In the end, I’m glad I persevered – not least because I was reminded, incidentally, of another forgotten truth, namely the importance of newspapers. Weekly papers from 1918-19, which I ended up locating at the Archbishopric library in old Nicosia, gave by far the most vivid depictions of that awful winter when influenza ravaged the island; it made me wonder what reporters of the future will find, 100 years from now, when they research coronavirus and attempt to track down the media reports of today. Will they all be on ‘the Cloud’ (whatever that is) and, if so, which faceless tech conglomerate will control access to them? Thank goodness for the handful of newspapers – including this one – that continue to publish a print edition, leaving behind some physical archive.
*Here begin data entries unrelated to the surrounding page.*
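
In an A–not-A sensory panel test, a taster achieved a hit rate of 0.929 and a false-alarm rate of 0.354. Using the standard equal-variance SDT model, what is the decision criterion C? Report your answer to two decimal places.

z(H) = z(0.929) = 1.468
z(FA) = z(0.354) = -0.375
c = −½·[z(H) + z(FA)] = −0.5 × (1.468 + (-0.375)) = -0.5465
c < 0: the taster has a liberal response bias.

C = -0.55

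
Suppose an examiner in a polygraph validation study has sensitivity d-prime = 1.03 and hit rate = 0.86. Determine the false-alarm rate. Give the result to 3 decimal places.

false-alarm rate = 0.520

z(hit rate) = z(0.86) = 1.0803
z(FA) = z(H) − d' = 1.0803 − 1.03 = 0.0503
false-alarm rate = Φ(0.0503) = 0.5201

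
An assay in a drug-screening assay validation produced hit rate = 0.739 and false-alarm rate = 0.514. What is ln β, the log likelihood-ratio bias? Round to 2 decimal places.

ln β = -0.20

Φ⁻¹(H) = Φ⁻¹(0.739) = 0.640
Φ⁻¹(FA) = Φ⁻¹(0.514) = 0.035
ln β = −½·[z(H)² − z(FA)²] = −0.5 × (0.410 − 0.001) = -0.2045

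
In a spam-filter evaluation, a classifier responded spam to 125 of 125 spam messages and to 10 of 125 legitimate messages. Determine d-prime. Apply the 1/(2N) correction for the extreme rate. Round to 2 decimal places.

The hit rate is 125/125 = 1, so apply the 1/(2N) correction: H → 1 − 1/(2·125) = 0.99600.
z(H) = z(0.99600) = 2.652
z(FA) = z(0.08000) = -1.405
d' = 2.652 − (-1.405) = 4.057

d-prime = 4.06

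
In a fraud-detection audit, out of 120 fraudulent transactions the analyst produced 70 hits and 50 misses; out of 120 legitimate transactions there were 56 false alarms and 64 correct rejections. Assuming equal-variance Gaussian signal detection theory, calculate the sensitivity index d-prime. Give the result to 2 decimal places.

d-prime = 0.29

H = 70/120 = 0.5833
FA = 56/120 = 0.4667
Φ⁻¹(H) = Φ⁻¹(0.5833) = 0.210
Φ⁻¹(FA) = Φ⁻¹(0.4667) = -0.084
d' = z(H) − z(FA) = 0.210 − (-0.084) = 0.294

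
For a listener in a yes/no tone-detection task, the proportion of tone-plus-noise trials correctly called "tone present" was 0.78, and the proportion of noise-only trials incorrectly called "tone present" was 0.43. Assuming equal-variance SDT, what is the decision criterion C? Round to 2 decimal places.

z(0.78) = 0.772, z(0.43) = -0.176
c = −½·[z(H) + z(FA)] = −0.5 × (0.772 + (-0.176)) = -0.298

C = -0.30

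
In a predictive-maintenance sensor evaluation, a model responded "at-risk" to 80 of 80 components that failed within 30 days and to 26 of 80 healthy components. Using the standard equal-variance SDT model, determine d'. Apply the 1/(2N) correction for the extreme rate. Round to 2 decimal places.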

As for details of the pandemic itself… well, that’s in the article, of course, but it’s clear that the flu hit Cyprus hard – though more of a short sharp shock, unlike coronavirus which seems to be dragging on forever. For most of December 1918, deaths occurred daily in many or most villages, plus of course in the towns – a total that would surely have been in the hundreds, though precise statistics haven’t been kept. The situation may be summed up by a rather desperate editorial in Eleftheria, dated December 28, warning that unless something was done soon, “we [may] be faced, before too long, with an island that has literally been desolated of all human life”. Wait, seriously? A virus that might potentially wipe out the entire population of Cyprus? Take that, Covid!
Above all, the story offered a glimpse of a very different Cyprus from a century ago – a dangerous, disease-ridden island (I even found a reference to a mass escape from a leper colony, also in 1918!) that nonetheless took this mother of modern pandemics more or less in its stride. Schools closed briefly, to be sure – the flu, unlike corona, was just as lethal for kids as adults – masks were worn in the streets, protective measures were announced (including instructions for people to spit in special spittoons). Unlike today, on the other hand, businesses stayed open and social life continued, albeit with precautions.
That’s not to say that our early-20th-century ancestors were smarter or wiser. If we worry more about this disease, it’s only because we’ve largely eradicated all the other diseases they had to suffer; no-one would choose to live in 1918, where public health is concerned. What researching the past shows quite vividly, however, is that life goes on – by definition, or we’d never have made it to the present! By mid-1919, Cypriots’ attention had turned to other matters. As we head into 2021, let’s remember: this too shall pass.